Двойра не отвечала. Ее охватила какая-то непонятная грусть, и она молчала.
— Ты молчишь? — недоумевала мисс Изабелл.
— Не знаю, — ответила Двойра. — Я понимаю, что это большое счастье для Бухгольца, но меня это не радует, мисс… Меня это почему-то печалит…
— Почему?
— Я хотела бы, чтобы все пришло иным образом… Я совсем иначе все представляла себе, — говорила Двойра, — совсем иначе…
— Во всяком случае, Париж очень красив, и тебе понравится, — сказала мисс Фойрстер несколько раздосадованно.
— Я знаю, я так вам благодарна! Мы вам так многим обязаны. Вы для нас так много сделали! — Двойра, растроганная до слез, жала ей руки.

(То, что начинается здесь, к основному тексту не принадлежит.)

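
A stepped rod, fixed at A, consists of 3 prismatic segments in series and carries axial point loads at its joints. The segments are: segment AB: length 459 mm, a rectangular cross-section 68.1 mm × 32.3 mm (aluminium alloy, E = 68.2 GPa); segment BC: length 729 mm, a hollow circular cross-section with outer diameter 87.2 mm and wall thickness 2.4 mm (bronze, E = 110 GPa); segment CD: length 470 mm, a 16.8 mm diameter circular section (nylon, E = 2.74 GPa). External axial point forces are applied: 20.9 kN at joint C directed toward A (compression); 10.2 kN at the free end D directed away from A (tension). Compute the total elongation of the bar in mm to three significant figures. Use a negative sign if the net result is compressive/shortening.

Internal axial forces (sectioning from the free end, tension +): N_CD = 10.2 kN, N_BC = -10.7 kN, N_AB = -10.7 kN.
A_AB = 2200 mm².
A_BC = 639.4 mm².
A_CD = 221.7 mm².
δ_AB = -10700·459/(2200·68200) = -0.03274 mm
δ_BC = -10700·729/(639.4·110000) = -0.1109 mm
δ_CD = 10200·470/(221.7·2740) = 7.893 mm
δ = Σδ_i = 7.749 mm.

7.75 mm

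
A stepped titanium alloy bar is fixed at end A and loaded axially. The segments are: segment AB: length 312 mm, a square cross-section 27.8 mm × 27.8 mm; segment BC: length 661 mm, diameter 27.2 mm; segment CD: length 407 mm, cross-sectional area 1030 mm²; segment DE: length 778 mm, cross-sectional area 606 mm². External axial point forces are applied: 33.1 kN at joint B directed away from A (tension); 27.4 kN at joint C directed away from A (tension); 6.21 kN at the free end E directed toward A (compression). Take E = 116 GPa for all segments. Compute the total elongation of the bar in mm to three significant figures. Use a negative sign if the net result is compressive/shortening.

0.307 mm

Internal axial forces (sectioning from the free end, tension +): N_DE = -6.21 kN, N_CD = -6.21 kN, N_BC = 21.19 kN, N_AB = 54.29 kN.
A_AB = 772.8 mm².
A_BC = 581.1 mm².
δ_AB = 54290·312/(772.8·116000) = 0.1889 mm
δ_BC = 21190·661/(581.1·116000) = 0.2078 mm
δ_CD = -6210·407/(1030·116000) = -0.02115 mm
δ_DE = -6210·778/(606·116000) = -0.06873 mm
δ = Σδ_i = 0.3069 mm.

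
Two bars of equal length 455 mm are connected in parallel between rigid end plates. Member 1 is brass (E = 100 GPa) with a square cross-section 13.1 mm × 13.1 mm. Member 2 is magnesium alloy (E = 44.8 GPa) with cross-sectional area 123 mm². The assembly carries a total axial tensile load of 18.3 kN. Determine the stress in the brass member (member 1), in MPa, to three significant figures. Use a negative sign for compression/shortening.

80.7 MPa

A_1 = 171.6 mm².
Equal strain + equilibrium ⇒ each member carries load in proportion to AE: A₁E₁ = 17160000 N, A₂E₂ = 5510000 N, ΣAE = 22670000 N.
σ₁ = P·E₁/ΣAE = 18300·100000/22670000 = 80.72 MPa.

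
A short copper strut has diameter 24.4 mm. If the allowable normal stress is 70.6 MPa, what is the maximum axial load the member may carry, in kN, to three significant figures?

A = 467.6 mm².
P_max = σ_allow · A = 70.6 · 467.6 = 33010 N = 33.01 kN.

33.0 kN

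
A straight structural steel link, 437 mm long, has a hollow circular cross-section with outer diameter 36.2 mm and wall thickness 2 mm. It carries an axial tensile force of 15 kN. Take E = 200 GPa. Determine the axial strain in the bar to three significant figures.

A = 214.9 mm².
σ = N/A = 69.8 MPa; ε = σ/E = 69.8/200000 = 3.490e-04.

3.49e-04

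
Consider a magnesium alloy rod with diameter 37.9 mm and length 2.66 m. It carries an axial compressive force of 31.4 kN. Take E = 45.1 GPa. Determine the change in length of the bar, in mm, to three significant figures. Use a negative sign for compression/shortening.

-1.64 mm

A = 1128 mm².
δ_mech = NL/(AE) = -31400·2660/(1128·45100) = -1.642 mm.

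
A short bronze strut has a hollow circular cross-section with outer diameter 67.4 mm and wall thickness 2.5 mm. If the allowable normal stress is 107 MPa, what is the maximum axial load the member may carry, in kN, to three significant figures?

A = 509.7 mm².
P_max = σ_allow · A = 107 · 509.7 = 54540 N = 54.54 kN.

54.5 kN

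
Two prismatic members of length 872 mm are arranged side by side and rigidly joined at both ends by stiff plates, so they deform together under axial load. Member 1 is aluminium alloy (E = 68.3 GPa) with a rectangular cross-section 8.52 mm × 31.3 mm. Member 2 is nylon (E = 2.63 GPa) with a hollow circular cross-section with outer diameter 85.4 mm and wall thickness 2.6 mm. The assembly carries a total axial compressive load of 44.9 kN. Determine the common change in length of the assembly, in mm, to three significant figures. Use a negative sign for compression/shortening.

A_1 = 266.7 mm².
A_2 = 676.3 mm².
Equal strain + equilibrium ⇒ each member carries load in proportion to AE: A₁E₁ = 18210000 N, A₂E₂ = 1779000 N, ΣAE = 19990000 N.
δ = PL/ΣAE = -44900·872/19990000 = -1.958 mm.

-1.96 mm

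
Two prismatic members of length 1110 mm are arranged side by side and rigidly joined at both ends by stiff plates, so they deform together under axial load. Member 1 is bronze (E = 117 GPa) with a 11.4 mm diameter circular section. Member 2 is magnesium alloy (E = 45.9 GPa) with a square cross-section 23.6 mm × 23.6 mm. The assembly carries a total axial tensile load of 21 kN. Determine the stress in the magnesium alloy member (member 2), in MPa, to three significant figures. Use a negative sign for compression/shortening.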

— Не беспокойся, из Парижа ты меня поблагодаришь! — сказала мисс Фойрстер и, надев жакет, покинула студию, как показалось Бухгольцу, немного холодно и обиженно.
— Почему ты это сделала? Почему? Почему? — взволнованно метался по комнате Бухгольц после ухода мисс Фойрстер.
— Не знаю, я так чувствовала, — оправдывалась Двойра, сознавая свою вину.
Бухгольцу все еще не верилось, что пришел «крупный выигрыш» (так назвал он свой успех), не потому, что сомневался в достоверности рассказа мисс Фойрстер. Все, что исходило из уст мисс Фойрстер, было для него святыней, уже само по себе одно то, что она здесь была и все это рассказала, что она интересуется им, думает о нем, — в его глазах сейчас имело большую ценность, чем этот самый «крупный выигрыш». Но, как всегда, что-нибудь непременно случится, сказал он себе, и все будет испорчено. Произойдет какая-нибудь беда.
— На мое несчастье потонут пароходы этого филантропа, и он станет нищим. Разве угадаешь? Вдруг среди ясного дня разразится война, землетрясение, и Нью-Йорк провалится в преисподнюю. Чтобы расстроить мое счастье, злой дух готов совершить любое — даже мировую катастрофу, только бы мне не выпала удача, — сказал он.
Но в одно прекрасное утро, в такое роскошное весеннее утро, когда приваливают великие удачи (как это описано в книгах), почта доставила ему конверт, а в нем чек на целых пятьсот долларов (Бухгольц не верил своим глазам), а еще в нем была записка секретаря филантропа, гласившая, «что деньги посланы ему на подготовку к путешествию». Кроме того, просили сообщить конторе, как ему желательно получать деньги — каждые три месяца или каждые полгода.